Si la partie exploration ressemble à du level-up pour son équipement, elle reste néanmoins plutôt sympathique au regard des fusillades. À la manière d’un tower-defense amalgamé à un rail-shooter, les vagues d’ennemis surviennent progressivement. Dans les premiers niveaux, des panneaux d’avertissement nous préviennent des assauts. Seulement, on dénotera plusieurs problèmes en dehors de l’extrême répétitivité de l’action. D’une part, la localisation des dégâts est très aléatoire. D’autre part, la réactivité des tirs, a fortiori pour des armes automatiques, rencontre de nombreux heurts. Nulle question de surchauffe ou de chargeur vide, les temps de latence sont clairement pénalisants.
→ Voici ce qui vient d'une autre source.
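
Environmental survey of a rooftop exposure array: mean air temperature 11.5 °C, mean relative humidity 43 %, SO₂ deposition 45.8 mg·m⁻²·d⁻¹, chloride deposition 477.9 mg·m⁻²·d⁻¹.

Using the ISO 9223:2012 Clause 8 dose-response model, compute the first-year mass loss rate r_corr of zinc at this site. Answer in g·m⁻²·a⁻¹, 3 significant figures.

r_corr = 19.0 g·m⁻²·a⁻¹

zinc: T>10 °C ⇒ hinge -0.071·(11.5−10) = -0.1065
  Pd branch = 0.0129·Pd^0.44·e^(0.046·RH+f) = 0.451 μm/a
  Sd branch = 0.0175·Sd^0.57·e^(0.008·RH+0.085·T) = 2.209 μm/a
  sum: 0.451 + 2.209 → r_corr = 2.66 μm/a
Convert to mass loss: 2.66 μm/a × 7.14 g/cm³ = 18.99 g·m⁻²·a⁻¹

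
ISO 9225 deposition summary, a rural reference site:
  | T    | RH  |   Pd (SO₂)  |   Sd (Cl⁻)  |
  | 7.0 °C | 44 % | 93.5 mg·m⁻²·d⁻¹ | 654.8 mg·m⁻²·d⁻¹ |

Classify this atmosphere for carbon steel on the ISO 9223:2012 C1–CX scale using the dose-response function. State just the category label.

carbon steel: f(T) = +0.150·(T−10) [T≤10 °C] = -0.4500
  Pd branch = 1.77·Pd^0.52·e^(0.02·RH+f) = 28.81 μm/a
  Cl⁻ term: 0.102·654.8^0.62·exp(0.033·44+0.04·7.0) = 32.12
  sum: 28.81 + 32.12 → r_corr = 60.93 μm/a
ISO 9223 Table 2 (carbon steel): 50 < 60.9 ≤ 80 μm/a ⇒ C4

C4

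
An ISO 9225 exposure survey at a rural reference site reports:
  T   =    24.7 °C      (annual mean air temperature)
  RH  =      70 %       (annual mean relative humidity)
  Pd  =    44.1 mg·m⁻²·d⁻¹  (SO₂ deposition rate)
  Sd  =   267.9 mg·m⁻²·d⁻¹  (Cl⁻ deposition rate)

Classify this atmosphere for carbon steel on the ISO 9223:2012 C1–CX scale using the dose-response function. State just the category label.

carbon steel: temperature factor f = -0.054·(14.7) = -0.7938
  SO₂ term: 1.77·44.1^0.52·exp(0.02·70-0.7938) = 23.25
  Sd branch = 0.102·Sd^0.62·e^(0.033·RH+0.04·T) = 88.36 μm/a
  r_corr = 23.25 + 88.36 = 111.6 μm/a
ISO 9223 Table 2 (carbon steel): 80 < 112 ≤ 200 μm/a ⇒ C5

C5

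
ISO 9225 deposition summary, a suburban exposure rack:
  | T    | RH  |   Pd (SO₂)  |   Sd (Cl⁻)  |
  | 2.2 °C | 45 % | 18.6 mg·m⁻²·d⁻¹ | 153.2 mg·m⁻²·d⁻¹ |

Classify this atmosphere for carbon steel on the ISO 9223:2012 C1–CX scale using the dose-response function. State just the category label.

carbon steel: temperature factor f = +0.150·(-7.8) = -1.1700
  sulphur-dioxide contribution → 6.178 μm/a
  chloride contribution → 11.13 μm/a
  ⇒ r_corr(carbon steel) = 17.31 μm/a
Category bounds: 1.3…25 μm/a bracket r_corr ⇒ C2

C2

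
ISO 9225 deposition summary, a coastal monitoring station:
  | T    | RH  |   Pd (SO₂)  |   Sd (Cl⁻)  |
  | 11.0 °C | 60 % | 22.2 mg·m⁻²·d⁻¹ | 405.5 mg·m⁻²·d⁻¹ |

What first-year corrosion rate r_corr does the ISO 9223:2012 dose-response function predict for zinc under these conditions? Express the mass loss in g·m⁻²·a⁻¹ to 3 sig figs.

zinc: T>10 °C ⇒ hinge -0.071·(11.0−10) = -0.0710
  Pd branch = 0.0129·Pd^0.44·e^(0.046·RH+f) = 0.7427 μm/a
  Cl⁻ term: 0.0175·405.5^0.57·exp(0.008·60+0.085·11.0) = 2.209
  sum: 0.7427 + 2.209 → r_corr = 2.951 μm/a
Convert to mass loss: 2.951 μm/a × 7.14 g/cm³ = 21.07 g·m⁻²·a⁻¹

r_corr = 21.1 g·m⁻²·a⁻¹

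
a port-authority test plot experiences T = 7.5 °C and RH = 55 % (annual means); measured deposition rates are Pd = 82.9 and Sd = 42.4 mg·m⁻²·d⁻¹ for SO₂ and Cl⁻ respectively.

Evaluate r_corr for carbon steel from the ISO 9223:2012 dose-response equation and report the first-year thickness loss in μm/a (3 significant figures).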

Pourtant, la difficulté reste assez timorée pour peu que vous disposiez d’un équipement suffisamment avancé. Ark Park ne s’appuie pas sur l’habileté du joueur ou encore sa persévérance. Que l’on meure ou que l’on échoue, il y a de grandes chances pour qu’il faille revenir à la partie exploration pour glaner les objets nécessaires à la confection d’un arsenal plus puissant. Rare point positif, il est possible d’effectuer de multiples allers-retours sans perdre de temps sur le trajet pour débloquer une zone spécifique. Pour le reste, la prospection se fait en compagnie d’une maniabilité capricieuse. On apprécie néanmoins quelques séquences sympathiques, comme le vol à dos de ptéranodon dans des vallées étroites et encaissées.

Quant à la technique, on navigue dans un cadre certes prometteur dans son level design, mais qui est gâché par un aliasing omniprésent. De plus, le clipping fait apparaître des éléments (y compris des dinosaures) beaucoup trop en retard. Le fait de traverser ces mastodontes, comme s’ils n’existaient pas pour certains d’entre eux, rend l’expérience assez navrante. Pour compléter le tableau, les animations sont d’une raideur alarmante. Le seul effort consenti à cette débandade préhistorique demeure une bande-son globalement convaincante où les ambiances de l’environnement et les bruitages sont assez bien retranscrits. Dommage que le reste ne suive pas.

La rejouabilité du titre de Snail Games est quasiment absente. Le manque d’enjeux et la redondance des objectifs contribuent à ne pas y revenir de sitôt. Exception faite du multijoueur instable, voire inaccessible, la partie solo n’excède pas cinq heures en visant très large pour terminer les 14 sections en mode bataille et exploration. À cela, il faut également ajouter les difficultés liées à l’ergonomie des menus pour se confectionner ses armes. Quant à la création d’un avatar, elle est aussi inutile que pathétique tant les options de personnalisation sont basiques et le nom généré par ordinateur. Quel intérêt pour une aventure en vue subjective ?

Au final, Ark Park est une amère déception tant le potentiel d’un tel titre est réel. Au lieu de faire la part belle à l’émerveillement et à l’immersion, on se retrouve avec un jeu poussif et malingre. Les mécaniques sont éculées et ultra-répétitives. La progression est motivée par des fusillades d’une pauvreté affligeante qui ne propose aucun challenge ni émotion. Pour couronner le tout, la technique peine à exploiter les capacités du PlayStation VR. Il reste une échelle globalement respectueuse du gabarit des dinosaures, des bruitages corrects et quelques séquences sympathiques à essayer ou à contempler. Trop peu pour conseiller le présent titre. On est bien loin du « Jurassic Park VR » annoncé et attendu.